Du merkst schon, jeder hat gerne viele Freunde aber es ist mit einer richtigen Freundschaft gar nicht so einfach. Aber sehr lohnend, das kann ich ebenfalls aus eigener Erfahrung sagen. Bei Freundschaften, vielleicht hilft Dir dieser Vergleich, ist es wie bei einem Bankkonto: Nur wer einzahlt kann auch abheben. Selbstverständlich kann ich von einem guten Freund Hilfe erwarten. Aber keinesfalls immer und dauernd. Jeder Dienst hebt von Deinem „Sozialkonto“ einen „Betrag“ ab, den Du irgendwann wieder ausgleichen solltest. Sonst leidet die Freundschaft. Viele Menschen mögen nicht geben, aber gerne nehmen und sind Meister darin, eine noch nicht tragfähige Bekanntschaft dahingehend auszunutzen.

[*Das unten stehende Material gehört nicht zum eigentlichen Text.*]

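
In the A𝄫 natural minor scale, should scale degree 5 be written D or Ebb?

Each scale degree takes a distinct letter name. Degree 5 of a scale on A must use the letter E.
Ebb and D are enharmonically the same pitch, but only Ebb uses the letter E, so it is the correct spelling here.

Ebb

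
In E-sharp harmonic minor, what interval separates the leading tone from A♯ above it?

diminished fifth

The leading tone of E# harmonic minor is D##.
D## up to A#: letters D→A make it a fifth; 6 semitones makes it diminished.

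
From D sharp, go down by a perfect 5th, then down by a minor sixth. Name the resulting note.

B#

A perfect fifth down from D# is G# (letter G, 7 semitones down).
A minor sixth down from G# is B# (letter B, 8 semitones down).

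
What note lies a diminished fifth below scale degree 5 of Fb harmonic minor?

Scale degree 5 of Fb harmonic minor is Cb.
A diminished fifth (6 semitones) below Cb lands on the letter F, giving F.

F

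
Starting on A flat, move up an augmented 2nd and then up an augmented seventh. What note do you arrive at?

A##

An augmented second up from Ab is B (letter B, 3 semitones up).
An augmented seventh up from B is A## (letter A, 12 semitones up).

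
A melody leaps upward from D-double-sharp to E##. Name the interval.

Counting letters D–E gives a second.
D##→E## = 2 semitones, exactly the major second.

major second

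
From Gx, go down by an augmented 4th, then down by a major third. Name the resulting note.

B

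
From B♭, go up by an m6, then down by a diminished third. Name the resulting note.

A minor sixth up from Bb is Gb (letter G, 8 semitones up).
A diminished third down from Gb is E (letter E, 2 semitones down).

E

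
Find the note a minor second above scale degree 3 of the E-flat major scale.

Ab

Scale degree 3 of Eb major is G.
A minor second (1 semitone) above G lands on the letter A, giving Ab.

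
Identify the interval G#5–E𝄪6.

augmented sixth

Counting letters G–A–B–C–D–E gives a sixth.
G#→E## = 10 semitones, 1 wider than the major sixth (9), so augmented.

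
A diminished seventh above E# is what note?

D

E up a major seventh is D#, so the target letter is D.
From E#, a diminished seventh is 9 semitones up: D.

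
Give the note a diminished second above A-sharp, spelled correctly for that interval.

A second above A lands on the letter B.
A diminished second spans 0 semitones, so A# moves to pitch class 10. On the letter B that is Bb.

Bb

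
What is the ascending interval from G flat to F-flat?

minor seventh

Counting letters G–A–B–C–D–E–F gives a seventh.
Gb→Fb = 10 semitones, 1 narrower than the major seventh (11), so minor.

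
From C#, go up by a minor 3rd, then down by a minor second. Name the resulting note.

D#

A minor third up from C# is E (letter E, 3 semitones up).
A minor second down from E is D# (letter D, 1 semitone down).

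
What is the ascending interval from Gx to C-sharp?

diminished fourth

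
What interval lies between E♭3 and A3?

augmented fourth

Counting letters E–F–G–A gives a fourth.
Eb→A = 6 semitones, 1 wider than the perfect fourth (5), so augmented.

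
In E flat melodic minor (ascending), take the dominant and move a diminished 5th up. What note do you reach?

The dominant of Eb melodic minor (ascending) is Bb.
A diminished fifth (6 semitones) above Bb lands on the letter F, giving Fb.

Fb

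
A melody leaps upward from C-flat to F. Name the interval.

The letter names run C→F, a span of 3 letter steps, so the interval is some kind of fourth.
Cb to F is 6 semitones. A perfect fourth is 5, so 6 makes it augmented.

augmented fourth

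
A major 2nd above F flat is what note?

Gb

A second above F lands on the letter G.
A major second spans 2 semitones, so Fb moves to pitch class 6. On the letter G that is Gb.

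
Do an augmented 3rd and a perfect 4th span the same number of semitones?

Yes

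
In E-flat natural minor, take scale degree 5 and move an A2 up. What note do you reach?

C#

Scale degree 5 of Eb natural minor is Bb.
An augmented second (3 semitones) above Bb lands on the letter C, giving C#.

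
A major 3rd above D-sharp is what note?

A third above D lands on the letter F.
A major third spans 4 semitones, so D# moves to pitch class 7. On the letter F that is F##.

F##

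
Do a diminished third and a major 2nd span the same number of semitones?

Yes

A diminished third spans 2 semitones; a major second spans 2.
They are enharmonically equivalent.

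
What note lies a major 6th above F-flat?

A sixth above F lands on the letter D.
A major sixth spans 9 semitones, so Fb moves to pitch class 1. On the letter D that is Db.

Db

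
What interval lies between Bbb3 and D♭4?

major third

Counting letters B–C–D gives a third.
Bbb→Db = 4 semitones, exactly the major third.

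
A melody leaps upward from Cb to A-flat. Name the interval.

major sixth

The letter names run C→A, a span of 5 letter steps, so the interval is some kind of sixth.
Cb to Ab is 9 semitones. A major sixth is 9, so 9 makes it major.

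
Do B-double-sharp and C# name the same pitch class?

Yes

B## = pitch class 1 and C# = pitch class 1 — the same pitch class, so they are enharmonic equivalents.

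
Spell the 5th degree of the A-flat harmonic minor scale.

Eb

Degree 5 takes the letter 4 steps above A, which is E.
In harmonic minor, degree 5 sits 7 semitones above the tonic. Ab + 7 semitones is pitch class 3, spelled on E as Eb.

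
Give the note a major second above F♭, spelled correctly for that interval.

A second above F lands on the letter G.
A major second spans 2 semitones, so Fb moves to pitch class 6. On the letter G that is Gb.

Gb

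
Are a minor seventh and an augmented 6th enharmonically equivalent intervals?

Yes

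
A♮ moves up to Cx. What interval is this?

The letter names run A→C, a span of 2 letter steps, so the interval is some kind of third.
A to C## is 5 semitones. A major third is 4, so 5 makes it augmented.

augmented third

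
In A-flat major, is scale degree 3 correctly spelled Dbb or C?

C

Each scale degree takes a distinct letter name. Degree 3 of a scale on A must use the letter C.
C and Dbb are enharmonically the same pitch, but only C uses the letter C, so it is the correct spelling here.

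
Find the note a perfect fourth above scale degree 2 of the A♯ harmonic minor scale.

E#

Scale degree 2 of A# harmonic minor is B#.
A perfect fourth (5 semitones) above B# lands on the letter E, giving E#.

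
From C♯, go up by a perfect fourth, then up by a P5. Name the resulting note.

A perfect fourth up from C# is F# (letter F, 5 semitones up).
A perfect fifth up from F# is C# (letter C, 7 semitones up).

C#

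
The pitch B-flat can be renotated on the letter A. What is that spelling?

A#

Plain A sits 1 semitone below Bb, so on the letter A the same pitch needs a sharp: A#.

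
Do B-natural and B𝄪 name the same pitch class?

No

B is pitch class 11; B## is pitch class 1.
The pitch classes differ (11 vs. 1), so they are not enharmonic equivalents.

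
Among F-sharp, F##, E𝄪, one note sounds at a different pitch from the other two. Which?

F##

In 12-tone equal temperament, enharmonic equivalents share a pitch class. F# is pitch class 6; F## is pitch class 7; E## is pitch class 6.
F# and E## share pitch class 6, while F## is pitch class 7.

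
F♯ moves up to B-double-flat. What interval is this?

doubly diminished fourth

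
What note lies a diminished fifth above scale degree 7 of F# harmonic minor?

Scale degree 7 of F# harmonic minor is E#.
A diminished fifth (6 semitones) above E# lands on the letter B, giving B.

B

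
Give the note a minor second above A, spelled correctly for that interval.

A up a major second is B, so the target letter is B.
From A, a minor second is 1 semitone up: Bb.

Bb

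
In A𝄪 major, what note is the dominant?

E##

Degree 5 takes the letter 4 steps above A, which is E.
In major, degree 5 sits 7 semitones above the tonic. A## + 7 semitones is pitch class 6, spelled on E as E##.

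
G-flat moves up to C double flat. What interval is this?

diminished fourth

The letter names run G→C, a span of 3 letter steps, so the interval is some kind of fourth.
Gb to Cbb is 4 semitones. A perfect fourth is 5, so 4 makes it diminished.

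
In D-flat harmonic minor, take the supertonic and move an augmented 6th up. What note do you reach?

The supertonic of Db harmonic minor is Eb.
An augmented sixth (10 semitones) above Eb lands on the letter C, giving C#.

C#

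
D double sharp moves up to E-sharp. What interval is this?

Counting letters D–E gives a second.
D##→E# = 1 semitone, 1 narrower than the major second (2), so minor.

minor second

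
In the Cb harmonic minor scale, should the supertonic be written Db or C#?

Db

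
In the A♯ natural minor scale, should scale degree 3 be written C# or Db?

Each scale degree takes a distinct letter name. Degree 3 of a scale on A must use the letter C.
C# and Db are enharmonically the same pitch, but only C# uses the letter C, so it is the correct spelling here.

C#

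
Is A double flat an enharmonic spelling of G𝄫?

Abb is pitch class 7; Gbb is pitch class 5.
The pitch classes differ (7 vs. 5), so they are not enharmonic equivalents.

No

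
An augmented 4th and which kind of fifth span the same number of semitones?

diminished

An augmented fourth spans 6 semitones.
A fifth spanning 6 semitones is diminished (the perfect fifth is 7).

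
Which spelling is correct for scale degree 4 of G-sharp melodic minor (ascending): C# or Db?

C#

Each scale degree takes a distinct letter name. Degree 4 of a scale on G must use the letter C.
C# and Db are enharmonically the same pitch, but only C# uses the letter C, so it is the correct spelling here.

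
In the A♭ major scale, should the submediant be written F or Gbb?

F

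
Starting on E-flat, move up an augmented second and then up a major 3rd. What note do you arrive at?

An augmented second up from Eb is F# (letter F, 3 semitones up).
A major third up from F# is A# (letter A, 4 semitones up).

A#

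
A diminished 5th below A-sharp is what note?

D##

A fifth below A lands on the letter D.
A diminished fifth spans 6 semitones, so A# moves to pitch class 4. On the letter D that is D##.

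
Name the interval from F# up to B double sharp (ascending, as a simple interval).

The letter names run F→B, a span of 3 letter steps, so the interval is some kind of fourth.
F# to B## is 7 semitones. A perfect fourth is 5, so 7 makes it doubly augmented.

doubly augmented fourth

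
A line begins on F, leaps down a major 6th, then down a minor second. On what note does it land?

A major sixth down from F is Ab (letter A, 9 semitones down).
A minor second down from Ab is G (letter G, 1 semitone down).

G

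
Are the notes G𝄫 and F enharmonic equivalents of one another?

Yes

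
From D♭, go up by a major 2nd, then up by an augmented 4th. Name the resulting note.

A major second up from Db is Eb (letter E, 2 semitones up).
An augmented fourth up from Eb is A (letter A, 6 semitones up).

A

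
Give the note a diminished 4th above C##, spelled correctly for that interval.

F#

C up a perfect fourth is F, so the target letter is F.
From C##, a diminished fourth is 4 semitones up: F#.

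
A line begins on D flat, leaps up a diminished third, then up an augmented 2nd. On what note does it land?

A diminished third up from Db is Fbb (letter F, 2 semitones up).
An augmented second up from Fbb is Gb (letter G, 3 semitones up).

Gb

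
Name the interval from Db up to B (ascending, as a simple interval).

augmented sixth

The letter names run D→B, a span of 5 letter steps, so the interval is some kind of sixth.
Db to B is 10 semitones. A major sixth is 9, so 10 makes it augmented.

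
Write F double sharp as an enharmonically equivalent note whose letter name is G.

G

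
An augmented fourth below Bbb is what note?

A fourth below B lands on the letter F.
An augmented fourth spans 6 semitones, so Bbb moves to pitch class 3. On the letter F that is Fbb.

Fbb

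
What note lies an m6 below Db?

F

D down a major sixth is F, so the target letter is F.
From Db, a minor sixth is 8 semitones down: F.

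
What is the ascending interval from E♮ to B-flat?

Counting letters E–F–G–A–B gives a fifth.
E→Bb = 6 semitones, 1 narrower than the perfect fifth (7), so diminished.

diminished fifth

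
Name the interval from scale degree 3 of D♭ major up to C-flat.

Scale degree 3 of Db major is F.
F up to Cb: letters F→C make it a fifth; 6 semitones makes it diminished.

diminished fifth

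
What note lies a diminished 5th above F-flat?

F up a perfect fifth is C, so the target letter is C.
From Fb, a diminished fifth is 6 semitones up: Cbb.

Cbb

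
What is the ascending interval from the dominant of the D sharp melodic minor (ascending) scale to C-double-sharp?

major third

The dominant of D# melodic minor (ascending) is A#.
A# up to C##: letters A→C make it a third; 4 semitones makes it major.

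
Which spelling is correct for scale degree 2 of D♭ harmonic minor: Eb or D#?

Eb

Each scale degree takes a distinct letter name. Degree 2 of a scale on D must use the letter E.
Eb and D# are enharmonically the same pitch, but only Eb uses the letter E, so it is the correct spelling here.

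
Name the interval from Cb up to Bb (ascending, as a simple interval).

The letter names run C→B, a span of 6 letter steps, so the interval is some kind of seventh.
Cb to Bb is 11 semitones. A major seventh is 11, so 11 makes it major.

major seventh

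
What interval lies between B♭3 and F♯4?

augmented fifth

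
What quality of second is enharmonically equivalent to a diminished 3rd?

A diminished third spans 2 semitones.
A second spanning 2 semitones is major (the major second is 2).

major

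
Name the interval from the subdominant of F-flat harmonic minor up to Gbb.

minor sixth

The subdominant of Fb harmonic minor is Bbb.
Bbb up to Gbb: letters B→G make it a sixth; 8 semitones makes it minor.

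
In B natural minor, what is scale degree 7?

The B natural minor scale runs B C# D E F# G A.
Degree 7 is A.

A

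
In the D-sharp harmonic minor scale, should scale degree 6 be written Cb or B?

Each scale degree takes a distinct letter name. Degree 6 of a scale on D must use the letter B.
B and Cb are enharmonically the same pitch, but only B uses the letter B, so it is the correct spelling here.

B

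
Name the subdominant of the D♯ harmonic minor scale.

The D# harmonic minor scale runs D# E# F# G# A# B C##.
Degree 4 is G#.

G#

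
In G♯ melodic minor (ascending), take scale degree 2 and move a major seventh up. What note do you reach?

Scale degree 2 of G# melodic minor (ascending) is A#.
A major seventh (11 semitones) above A# lands on the letter G, giving G##.

G##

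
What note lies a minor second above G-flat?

Abb

G up a major second is A, so the target letter is A.
From Gb, a minor second is 1 semitone up: Abb.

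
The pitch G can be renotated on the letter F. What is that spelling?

Plain F sits 2 semitones below G, so on the letter F the same pitch needs a double sharp: F##.

F##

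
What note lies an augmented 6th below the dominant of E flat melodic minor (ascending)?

Dbb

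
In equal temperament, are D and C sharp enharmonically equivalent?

No

Two spellings are enharmonically equivalent only if they share a pitch class.
Here D → 2, C# → 1; 1 ≠ 2, so they are not.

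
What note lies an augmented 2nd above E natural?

A second above E lands on the letter F.
An augmented second spans 3 semitones, so E moves to pitch class 7. On the letter F that is F##.

F##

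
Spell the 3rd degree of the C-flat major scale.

Eb

Degree 3 takes the letter 2 steps above C, which is E.
In major, degree 3 sits 4 semitones above the tonic. Cb + 4 semitones is pitch class 3, spelled on E as Eb.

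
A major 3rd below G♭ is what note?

A third below G lands on the letter E.
A major third spans 4 semitones, so Gb moves to pitch class 2. On the letter E that is Ebb.

Ebb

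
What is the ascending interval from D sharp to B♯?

major sixth

The letter names run D→B, a span of 5 letter steps, so the interval is some kind of sixth.
D# to B# is 9 semitones. A major sixth is 9, so 9 makes it major.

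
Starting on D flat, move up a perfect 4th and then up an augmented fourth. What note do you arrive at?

C

A perfect fourth up from Db is Gb (letter G, 5 semitones up).
An augmented fourth up from Gb is C (letter C, 6 semitones up).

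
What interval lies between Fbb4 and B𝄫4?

augmented fourth

The letter names run F→B, a span of 3 letter steps, so the interval is some kind of fourth.
Fbb to Bbb is 6 semitones. A perfect fourth is 5, so 6 makes it augmented.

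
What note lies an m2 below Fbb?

A second below F lands on the letter E.
A minor second spans 1 semitone, so Fbb moves to pitch class 2. On the letter E that is Ebb.

Ebb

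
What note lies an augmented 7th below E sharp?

E down a major seventh is F, so the target letter is F.
From E#, an augmented seventh is 12 semitones down: F.

F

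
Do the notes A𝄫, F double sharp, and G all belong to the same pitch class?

Abb = pitch class 7 and F## = pitch class 7 and G = pitch class 7 — the same pitch class, so they are enharmonic equivalents.

Yes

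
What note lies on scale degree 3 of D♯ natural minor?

F#

The D# natural minor scale runs D# E# F# G# A# B C#.
Degree 3 is F#.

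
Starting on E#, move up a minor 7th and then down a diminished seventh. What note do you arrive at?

E##

A minor seventh up from E# is D# (letter D, 10 semitones up).
A diminished seventh down from D# is E## (letter E, 9 semitones down).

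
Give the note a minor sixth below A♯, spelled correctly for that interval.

C##

A down a major sixth is C, so the target letter is C.
From A#, a minor sixth is 8 semitones down: C##.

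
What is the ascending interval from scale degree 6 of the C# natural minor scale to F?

Scale degree 6 of C# natural minor is A.
A up to F: letters A→F make it a sixth; 8 semitones makes it minor.

minor sixth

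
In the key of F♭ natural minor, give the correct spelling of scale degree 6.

Dbb

The Fb natural minor scale runs Fb Gb Abb Bbb Cb Dbb Ebb.
Degree 6 is Dbb.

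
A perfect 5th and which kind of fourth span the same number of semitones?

doubly augmented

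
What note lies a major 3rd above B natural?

A third above B lands on the letter D.
A major third spans 4 semitones, so B moves to pitch class 3. On the letter D that is D#.

D#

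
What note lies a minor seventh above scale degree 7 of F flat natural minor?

Dbb

Scale degree 7 of Fb natural minor is Ebb.
A minor seventh (10 semitones) above Ebb lands on the letter D, giving Dbb.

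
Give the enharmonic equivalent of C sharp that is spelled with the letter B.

B##

Plain B sits 2 semitones below C#, so on the letter B the same pitch needs a double sharp: B##.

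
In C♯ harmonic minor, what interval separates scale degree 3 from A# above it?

augmented fourth

Scale degree 3 of C# harmonic minor is E.
E up to A#: letters E→A make it a fourth; 6 semitones makes it augmented.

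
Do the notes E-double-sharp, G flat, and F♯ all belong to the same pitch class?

Yes

E## = pitch class 6 and Gb = pitch class 6 and F# = pitch class 6 — the same pitch class, so they are enharmonic equivalents.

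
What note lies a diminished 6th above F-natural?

A sixth above F lands on the letter D.
A diminished sixth spans 7 semitones, so F moves to pitch class 0. On the letter D that is Dbb.

Dbb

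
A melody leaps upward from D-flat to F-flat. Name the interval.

Counting letters D–E–F gives a third.
Db→Fb = 3 semitones, 1 narrower than the major third (4), so minor.

minor third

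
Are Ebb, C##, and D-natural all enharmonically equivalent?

Ebb = pitch class 2 and C## = pitch class 2 and D = pitch class 2 — the same pitch class, so they are enharmonic equivalents.

Yes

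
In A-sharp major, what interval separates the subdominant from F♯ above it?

The subdominant of A# major is D#.
D# up to F#: letters D→F make it a third; 3 semitones makes it minor.

minor third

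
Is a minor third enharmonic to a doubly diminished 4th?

A minor third spans 3 semitones; a doubly diminished fourth spans 3.
They are enharmonically equivalent.

Yes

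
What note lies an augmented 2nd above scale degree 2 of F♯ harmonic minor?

Scale degree 2 of F# harmonic minor is G#.
An augmented second (3 semitones) above G# lands on the letter A, giving A##.

A##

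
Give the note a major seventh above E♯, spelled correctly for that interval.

D##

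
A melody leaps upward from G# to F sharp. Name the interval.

The letter names run G→F, a span of 6 letter steps, so the interval is some kind of seventh.
G# to F# is 10 semitones. A major seventh is 11, so 10 makes it minor.

minor seventh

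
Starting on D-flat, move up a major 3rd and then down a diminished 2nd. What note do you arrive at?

E#

A major third up from Db is F (letter F, 4 semitones up).
A diminished second down from F is E# (letter E, 0 semitones down).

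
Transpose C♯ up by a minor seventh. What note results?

A seventh above C lands on the letter B.
A minor seventh spans 10 semitones, so C# moves to pitch class 11. On the letter B that is B.

B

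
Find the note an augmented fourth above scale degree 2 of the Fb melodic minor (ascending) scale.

Scale degree 2 of Fb melodic minor (ascending) is Gb.
An augmented fourth (6 semitones) above Gb lands on the letter C, giving C.

C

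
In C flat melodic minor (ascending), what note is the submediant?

Ab

The Cb melodic minor (ascending) scale runs Cb Db Ebb Fb Gb Ab Bb.
Degree 6 is Ab.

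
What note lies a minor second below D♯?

D down a major second is C, so the target letter is C.
From D#, a minor second is 1 semitone down: C##.

C##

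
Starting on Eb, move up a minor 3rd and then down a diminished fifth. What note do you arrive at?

C

A minor third up from Eb is Gb (letter G, 3 semitones up).
A diminished fifth down from Gb is C (letter C, 6 semitones down).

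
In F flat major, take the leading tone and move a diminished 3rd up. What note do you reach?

The leading tone of Fb major is Eb.
A diminished third (2 semitones) above Eb lands on the letter G, giving Gbb.

Gbb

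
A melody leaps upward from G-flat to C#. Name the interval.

Counting letters G–A–B–C gives a fourth.
Gb→C# = 7 semitones, 2 wider than the perfect fourth (5), so doubly augmented.

doubly augmented fourth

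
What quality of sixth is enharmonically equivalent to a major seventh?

A major seventh spans 11 semitones.
A sixth spanning 11 semitones is doubly augmented (the major sixth is 9).

doubly augmented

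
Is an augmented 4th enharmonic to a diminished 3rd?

No

An augmented fourth spans 6 semitones; a diminished third spans 2.
The spans differ, so they are not enharmonic equivalents.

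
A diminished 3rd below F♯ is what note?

D##

F down a major third is Db, so the target letter is D.
From F#, a diminished third is 2 semitones down: D##.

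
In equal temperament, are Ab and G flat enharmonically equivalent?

Ab is pitch class 8; Gb is pitch class 6.
The pitch classes differ (8 vs. 6), so they are not enharmonic equivalents.

No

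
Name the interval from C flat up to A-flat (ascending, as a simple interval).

major sixth

Counting letters C–D–E–F–G–A gives a sixth.
Cb→Ab = 9 semitones, exactly the major sixth.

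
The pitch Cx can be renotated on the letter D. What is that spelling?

Plain D sits at the same pitch as C##, so on the letter D the same pitch needs a natural: D.

D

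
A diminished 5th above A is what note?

Eb

A fifth above A lands on the letter E.
A diminished fifth spans 6 semitones, so A moves to pitch class 3. On the letter E that is Eb.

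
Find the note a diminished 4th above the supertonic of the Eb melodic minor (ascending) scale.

Bbb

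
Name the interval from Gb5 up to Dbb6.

diminished fifth

Counting letters G–A–B–C–D gives a fifth.
Gb→Dbb = 6 semitones, 1 narrower than the perfect fifth (7), so diminished.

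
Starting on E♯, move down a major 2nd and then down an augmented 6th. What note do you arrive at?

F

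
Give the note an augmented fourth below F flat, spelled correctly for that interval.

F down a perfect fourth is C, so the target letter is C.
From Fb, an augmented fourth is 6 semitones down: Cbb.

Cbb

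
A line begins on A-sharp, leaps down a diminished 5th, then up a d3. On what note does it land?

F#

A diminished fifth down from A# is D## (letter D, 6 semitones down).
A diminished third up from D## is F# (letter F, 2 semitones up).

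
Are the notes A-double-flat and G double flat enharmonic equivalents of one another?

No

Abb is pitch class 7; Gbb is pitch class 5.
The pitch classes differ (7 vs. 5), so they are not enharmonic equivalents.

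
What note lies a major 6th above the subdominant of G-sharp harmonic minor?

A#

The subdominant of G# harmonic minor is C#.
A major sixth (9 semitones) above C# lands on the letter A, giving A#.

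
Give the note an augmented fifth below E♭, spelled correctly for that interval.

A fifth below E lands on the letter A.
An augmented fifth spans 8 semitones, so Eb moves to pitch class 7. On the letter A that is Abb.

Abb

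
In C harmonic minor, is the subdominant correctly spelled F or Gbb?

F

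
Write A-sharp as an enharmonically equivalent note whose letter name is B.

Bb

A# is pitch class 10. The letter B alone is pitch class 11.
To reach pitch class 10 from B requires an offset of -1 semitone, i.e. flat: Bb.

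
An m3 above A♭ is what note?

A up a major third is C#, so the target letter is C.
From Ab, a minor third is 3 semitones up: Cb.

Cb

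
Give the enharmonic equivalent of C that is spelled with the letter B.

Plain B sits 1 semitone below C, so on the letter B the same pitch needs a sharp: B#.

B#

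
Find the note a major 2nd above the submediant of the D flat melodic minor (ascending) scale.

C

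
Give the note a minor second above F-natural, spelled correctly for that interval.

Gb

A second above F lands on the letter G.
A minor second spans 1 semitone, so F moves to pitch class 6. On the letter G that is Gb.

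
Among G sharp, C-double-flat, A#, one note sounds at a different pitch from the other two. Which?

In 12-tone equal temperament, enharmonic equivalents share a pitch class. G# is pitch class 8; Cbb is pitch class 10; A# is pitch class 10.
Cbb and A# share pitch class 10, while G# is pitch class 8.

G#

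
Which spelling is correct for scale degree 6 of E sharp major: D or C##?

Each scale degree takes a distinct letter name. Degree 6 of a scale on E must use the letter C.
C## and D are enharmonically the same pitch, but only C## uses the letter C, so it is the correct spelling here.

C##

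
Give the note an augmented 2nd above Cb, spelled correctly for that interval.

D

C up a major second is D, so the target letter is D.
From Cb, an augmented second is 3 semitones up: D.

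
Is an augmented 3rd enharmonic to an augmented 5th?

An augmented third spans 5 semitones; an augmented fifth spans 8.
The spans differ, so they are not enharmonic equivalents.

No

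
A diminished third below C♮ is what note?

A#

C down a major third is Ab, so the target letter is A.
From C, a diminished third is 2 semitones down: A#.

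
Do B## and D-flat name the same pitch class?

Yes

B## = pitch class 1 and Db = pitch class 1 — the same pitch class, so they are enharmonic equivalents.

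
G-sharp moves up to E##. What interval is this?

augmented sixth

Counting letters G–A–B–C–D–E gives a sixth.
G#→E## = 10 semitones, 1 wider than the major sixth (9), so augmented.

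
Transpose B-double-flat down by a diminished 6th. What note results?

D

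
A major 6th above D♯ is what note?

D up a major sixth is B, so the target letter is B.
From D#, a major sixth is 9 semitones up: B#.

B#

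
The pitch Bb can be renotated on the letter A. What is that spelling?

A#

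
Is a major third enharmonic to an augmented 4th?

No

A major third spans 4 semitones; an augmented fourth spans 6.
The spans differ, so they are not enharmonic equivalents.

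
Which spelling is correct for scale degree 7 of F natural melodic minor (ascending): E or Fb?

Each scale degree takes a distinct letter name. Degree 7 of a scale on F must use the letter E.
E and Fb are enharmonically the same pitch, but only E uses the letter E, so it is the correct spelling here.

E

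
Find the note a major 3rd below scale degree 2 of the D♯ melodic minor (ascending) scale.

Scale degree 2 of D# melodic minor (ascending) is E#.
A major third (4 semitones) below E# lands on the letter C, giving C#.

C#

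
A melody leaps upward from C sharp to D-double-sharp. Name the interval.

augmented second

Counting letters C–D gives a second.
C#→D## = 3 semitones, 1 wider than the major second (2), so augmented.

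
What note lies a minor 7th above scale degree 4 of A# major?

C#

Scale degree 4 of A# major is D#.
A minor seventh (10 semitones) above D# lands on the letter C, giving C#.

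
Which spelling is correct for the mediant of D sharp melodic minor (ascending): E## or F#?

F#

Each scale degree takes a distinct letter name. Degree 3 of a scale on D must use the letter F.
F# and E## are enharmonically the same pitch, but only F# uses the letter F, so it is the correct spelling here.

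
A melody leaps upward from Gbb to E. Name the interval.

The letter names run G→E, a span of 5 letter steps, so the interval is some kind of sixth.
Gbb to E is 11 semitones. A major sixth is 9, so 11 makes it doubly augmented.

doubly augmented sixth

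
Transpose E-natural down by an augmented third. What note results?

Cb

E down a major third is C, so the target letter is C.
From E, an augmented third is 5 semitones down: Cb.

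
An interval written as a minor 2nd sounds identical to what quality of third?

A minor second spans 1 semitone.
A third spanning 1 semitone is doubly diminished (the major third is 4).

doubly diminished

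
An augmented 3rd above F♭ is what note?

F up a major third is A, so the target letter is A.
From Fb, an augmented third is 5 semitones up: A.

A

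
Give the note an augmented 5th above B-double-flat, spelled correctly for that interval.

F

B up a perfect fifth is F#, so the target letter is F.
From Bbb, an augmented fifth is 8 semitones up: F.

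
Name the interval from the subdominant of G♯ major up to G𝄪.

The subdominant of G# major is C#.
C# up to G##: letters C→G make it a fifth; 8 semitones makes it augmented.

augmented fifth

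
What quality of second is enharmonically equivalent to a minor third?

augmented

A minor third spans 3 semitones.
A second spanning 3 semitones is augmented (the major second is 2).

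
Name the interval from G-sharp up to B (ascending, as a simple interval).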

Vielleicht haben Dich meine Worte heute ein bisschen nachdenklich gemacht und vielleicht hast Du sogar herausgefunden, dass Du in dem Sinne, wie ich es meine, nicht einen einzigen richtigen Freund oder Freundin hast. Dann wird es Zeit. Vielleicht beginnst Du, jemandem Dein Herz zu öffnen und bist erstaunt, was an Mitgefühl zurück kommt. Vielleicht fragst Du Deine von Dir als Bekanntschaft eingestuften Beziehungen, ob sie Dich als Freund empfinden – und erlebst eine Überraschung.